Kontroversi Kata "Allah" di Malaysia
Oleh Frans Anggal
Beberapa gereja di Malaysia dibakar. Ini terjadi di tengah kontroversi penggunaan kata ”Allah” oleh mingguan Katolik The Herald. Demikian warta Flores Pos Senin 11 Januari 2010.
Kontroversi sudah lama. Sejak 2007, pemerintah Malaysia melarang penerbitan Kristen gunakan kata “Allah”. Sebab, kata itu khusus milik umat Islam. Umat lain dilarang gunakannya sebagai sebutan untuk Tuhan mereka. The Herald bawa kasus ini ke pengadilan. Menang. Pembakaran gereja ada kaitan dengan ini.
Kita prihatin. Tidak hanya oleh pembakaran rumah ibadah itu, tempat Allah disembah. Tapi juga oleh kebijakan pemerintah Malaysia yang tidak benar.
Menurut Ulil Abshar-Abdalla (islamlib.com), pandangan bahwa kata “Allah” milik eksklusif umat Islam tidak ada presedennya dalam sejarah Islam. Sejak pra-Islam, masyarakat Arab sudah memakai nama Allah sebagai sebutan untuk salah satu Tuhan yang mereka sembah. Kata Allah sudah ada jauh sebelum Islam lahir di tanah Arab. Begitu juga, umat Kristen dan Yahudi yang tinggal di jazirah Arab dan sekitarnya memakai kata Allah sebagai sebutan untuk Tuhan. Semua Bibel versi Arab memakai kata Allah sebagai nama untuk Tuhan. Tak seorang pun sarjana Islam, yang pakai bahasa Arab sebagai bahasa ibu mereka, berkeberatan terhadap praktik yang sudah ratusan bahkan ribuan tahun itu.
Selain itu, saling pinjam antara Islam, Kristen, dan Yahudi sudah berlangsung dari dulu. Yahudi, Kristen, dan Islam adalah tiga agama dari rahim yang sama: tradisi Ibrahim. Karena asal-usulnya sama, lumrah jika terjadi pinjam-meminjam antara ketiganya. Berabad-abad, ketiga agama itu juga hidup berdampingan di jazirah Arab dan sekitarnya.
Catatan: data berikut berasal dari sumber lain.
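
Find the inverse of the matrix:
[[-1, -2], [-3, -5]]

For [[a,b],[c,d]], inverse = (1/det)·[[d,-b],[-c,a]]
det = (-1)(-5) - (-2)(-3) = 5 - 6 = -1
Inverse = (1/-1)·[[-5, 2], [3, -1]]
= [[5, -2], [-3, 1]]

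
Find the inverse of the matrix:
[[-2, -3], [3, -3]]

For [[a,b],[c,d]], inverse = (1/det)·[[d,-b],[-c,a]]
det = (-2)(-3) - (-3)(3) = 6 - -9 = 15
Inverse = (1/15)·[[-3, 3], [-3, -2]]
= [[-1/5, 1/5], [-1/5, -2/15]]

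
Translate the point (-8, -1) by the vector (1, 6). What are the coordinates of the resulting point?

Translation by (1, 6) (homogeneous matrix [[1, 0, 1], [0, 1, 6], [0, 0, 1]]):
x' = -8 + 1 = -7
y' = -1 + 6 = 5
Result: (-7, 5)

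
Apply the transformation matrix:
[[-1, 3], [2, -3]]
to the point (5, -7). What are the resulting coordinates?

Matrix multiplication:
[[-1, 3], [2, -3]] × [5, -7]ᵀ
= [(-1)(5) + (3)(-7), (2)(5) + (-3)(-7)]ᵀ
= [-26, 31]ᵀ
Result: (-26, 31)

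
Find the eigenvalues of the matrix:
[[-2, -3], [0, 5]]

Characteristic equation: det(A - λI) = 0
λ² - (trace)λ + (det) = 0
trace = -2 + 5 = 3, det = (-2)(5) - (-3)(0) = -10
λ² - (3)λ + (-10) = 0
λ = (3 ± √((3)² - 4·(-10))) / 2 = (3 ± √49) / 2
Solving: λ = -2, 5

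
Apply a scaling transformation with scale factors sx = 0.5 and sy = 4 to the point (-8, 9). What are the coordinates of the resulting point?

Scaling matrix:
[[0.50, 0], [0, 4]]
Result: (-8 × 0.5, 9 × 4) = (-4, 36)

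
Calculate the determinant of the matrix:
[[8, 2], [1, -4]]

For a 2×2 matrix [[a, b], [c, d]], det = ad - bc
det = (8)(-4) - (2)(1) = -32 - 2 = -34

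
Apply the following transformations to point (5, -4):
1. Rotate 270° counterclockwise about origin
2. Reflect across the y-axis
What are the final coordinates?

Step 1: Rotate 270° → (-4, -5)
Step 2: Reflect across y-axis → (4, -5)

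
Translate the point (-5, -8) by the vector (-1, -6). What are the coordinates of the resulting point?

Translation by (-1, -6) (homogeneous matrix [[1, 0, -1], [0, 1, -6], [0, 0, 1]]):
x' = -5 + -1 = -6
y' = -8 + -6 = -14
Result: (-6, -14)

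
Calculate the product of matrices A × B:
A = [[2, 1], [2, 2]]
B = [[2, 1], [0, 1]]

Matrix multiplication:
C[0][0] = 2×2 + 1×0 = 4
C[0][1] = 2×1 + 1×1 = 3
C[1][0] = 2×2 + 2×0 = 4
C[1][1] = 2×1 + 2×1 = 4
Result: [[4, 3], [4, 4]]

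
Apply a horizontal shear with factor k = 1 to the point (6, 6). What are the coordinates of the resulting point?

Shear matrix for horizontal shear with factor k = 1:
[[1, 1], [0, 1]]
Result: (6, 6) → (12, 6)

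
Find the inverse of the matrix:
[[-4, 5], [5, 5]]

For [[a,b],[c,d]], inverse = (1/det)·[[d,-b],[-c,a]]
det = (-4)(5) - (5)(5) = -20 - 25 = -45
Inverse = (1/-45)·[[5, -5], [-5, -4]]
= [[-1/9, 1/9], [1/9, 4/45]]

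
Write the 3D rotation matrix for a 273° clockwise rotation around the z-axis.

Rotation matrix for clockwise 273° around z-axis:
A clockwise rotation by 273° is a counterclockwise rotation by -273°.
cos(-273°) = 0.0523, sin(-273°) = 0.9986
Result: [[0.0523, -0.9986, 0], [0.9986, 0.0523, 0], [0, 0, 1]]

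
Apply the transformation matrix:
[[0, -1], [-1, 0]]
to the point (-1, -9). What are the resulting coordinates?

Matrix multiplication:
[[0, -1], [-1, 0]] × [-1, -9]ᵀ
= [(0)(-1) + (-1)(-9), (-1)(-1) + (0)(-9)]ᵀ
= [9, 1]ᵀ
Result: (9, 1)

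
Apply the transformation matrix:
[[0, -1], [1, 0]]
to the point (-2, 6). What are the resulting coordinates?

Matrix multiplication:
[[0, -1], [1, 0]] × [-2, 6]ᵀ
= [(0)(-2) + (-1)(6), (1)(-2) + (0)(6)]ᵀ
= [-6, -2]ᵀ
Result: (-6, -2)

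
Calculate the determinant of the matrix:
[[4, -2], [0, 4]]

For a 2×2 matrix [[a, b], [c, d]], det = ad - bc
det = (4)(4) - (-2)(0) = 16 - 0 = 16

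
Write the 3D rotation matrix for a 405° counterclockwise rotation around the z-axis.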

Tak heran jika terjadi proses saling mempengaruhi.
Jadi, ini fenomena biasa dalam sejarah. Termasuk dalam sejarah di Indonesia. “Ketika agama Hindu-Budha masuk ke sini, bangsa Indonesia menyerap kata bahasa Sanskerta, ‘budaya’ dan ‘susila’ …. Ketika agama Islam masuk ke sini, bangsa Indonesia menyerap kata bahasa Arab, ‘adab’ dan ‘akhlak’ …. Ketika agama Serani masuk ke sini, bangsa Indonesia menyerap kata bahasa Latin, ‘etika’ dan ‘moral’….” Demikian Myrna, tokoh utama dalam novel Kerudung Merah Kirmizi, karya Remy Sylado (2002).
Semua kata itu kita terima sebagai pemerkaya bahasa. Begitu pula kata “Allah”, kita gunakan bersama. Kamus Besar Bahasa Indonesia sendiri mengartikan “Allah” secara inklusif. Tidak eksklusif milik umat Islam. “Allah: nama Tuhan dalam bahasa Arab; zat yang mahasempurna yang menciptakan alam semesta; Tuhan Yang Mahaesa yang disembah oleh orang yang beriman.”
Kalau berpikiran seperti Malaysia, Indonesia bisa berantakan. Orang Hindu dan Budha bisa saja larang orang lain gunakan kata ‘budaya’ dan ‘susila’. Orang Islam bisa saja larang orang lain gunakan kata ‘adab’ dan ‘akhlak’. Orang Kristen bisa saja larang orang lain gunakan kata ‘etika’ dan ‘moral’. Dunia juga bisa kacau-balau. Orang Yahudi bisa saja bilang, sebagian besar nabi dalam Alkitab dan Quran itu milik bangsa Yahudi. Maka, orang Serani dan Islam tak boleh menyebut nabi-nabi itu dalam semua terbitan.
Untung, kita tidak berpikiran seperti Malaysia. Kita lebih cerdas. Kesamaan istilah dalam agama bukanlah penyamaan dogma atau aqidah. Kesamaan istilah bukanlah sinkretisme. Ini yang kita banggakan. Karena itu, meskipun Taufiq Ismail dalam puisinya masih berkata malu menjadi orang Indonesia, kita tidak. Kita bangga. Indonesia masih menjadi rumah milik kita bersama.